Security experts generally decry outsourcing, maintaining the drive to lower costs means security is forgotten. There are some reasons to be sympathetic to that posture. The modern organisation is utterly reliant on its information and information systems, and spends (hopefully) time and money ensuring both are adequately protected. Handing all that over to a third party obviously incurs some risk.

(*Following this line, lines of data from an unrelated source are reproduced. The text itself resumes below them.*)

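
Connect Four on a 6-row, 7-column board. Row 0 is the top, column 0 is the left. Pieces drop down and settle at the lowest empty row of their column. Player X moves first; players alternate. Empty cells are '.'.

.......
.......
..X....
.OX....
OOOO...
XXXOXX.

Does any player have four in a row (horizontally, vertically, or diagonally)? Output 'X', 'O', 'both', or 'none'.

O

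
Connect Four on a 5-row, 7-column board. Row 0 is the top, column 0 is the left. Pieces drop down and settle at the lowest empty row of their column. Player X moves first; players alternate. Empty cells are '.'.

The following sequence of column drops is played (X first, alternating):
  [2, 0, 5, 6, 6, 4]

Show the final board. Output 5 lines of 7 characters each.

Move 1: X drops in col 2, lands at row 4
Move 2: O drops in col 0, lands at row 4
Move 3: X drops in col 5, lands at row 4
Move 4: O drops in col 6, lands at row 4
Move 5: X drops in col 6, lands at row 3
Move 6: O drops in col 4, lands at row 4

Answer: .......
.......
.......
......X
O.X.OXO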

For most organisations the risk can be managed however there are some considerations. Firstly the driver for outsourcing is cost. One of the reasons that IT outsourcing can appear extremely cost effective is because corporate assets are not appropriately valued. Your data has value to your organisation, and subsequently cost will be incurred if it is stolen, destroyed or used inappropriately. If you save a million pounds in IT support costs over five years, but your customer database was hacked by organised criminals the resulting fall out and reputational damage may dwarf the saving. It is also worth remembering the risk is still yours. Even with the best written contract and insurance, if there is an issue it is your organisation that will feature in the media. A payout and admission of failure by a provider is of limited use if it comes after your customers have deserted you.

That said, outsourcing can and does work effectively and safely. After all, the same bad things can happen if you hold your own data and run all services in house. So key to successful outsourcing from a cyber security perspective is the contract (obviously you want to be sure the organisation can deliver the service it says it can, and isn’t about to go bankrupt, but these are not cyber security issues). Outsourcing contracts should contain clauses specifically security focussed. Your data should be protected at least as well as you’d protect it yourself. Focussing on the ends (protecting the data) rather than the means (specifying a technology) provides flexibility, and means you won’t incur expensive change requests when a vulnerability is found in a particular piece of encryption software that you specified in your contract. Adherence to specific standards by a supplier (such as ISO 27000) is a good sign, but should not be considered a replacement for proper due diligence.

Contracts should be reviewed by your security staff, and the data owners at your organisation. For significant or particularly sensitive contracts legal advice from lawyers who specialise in contract security clauses is also recommended.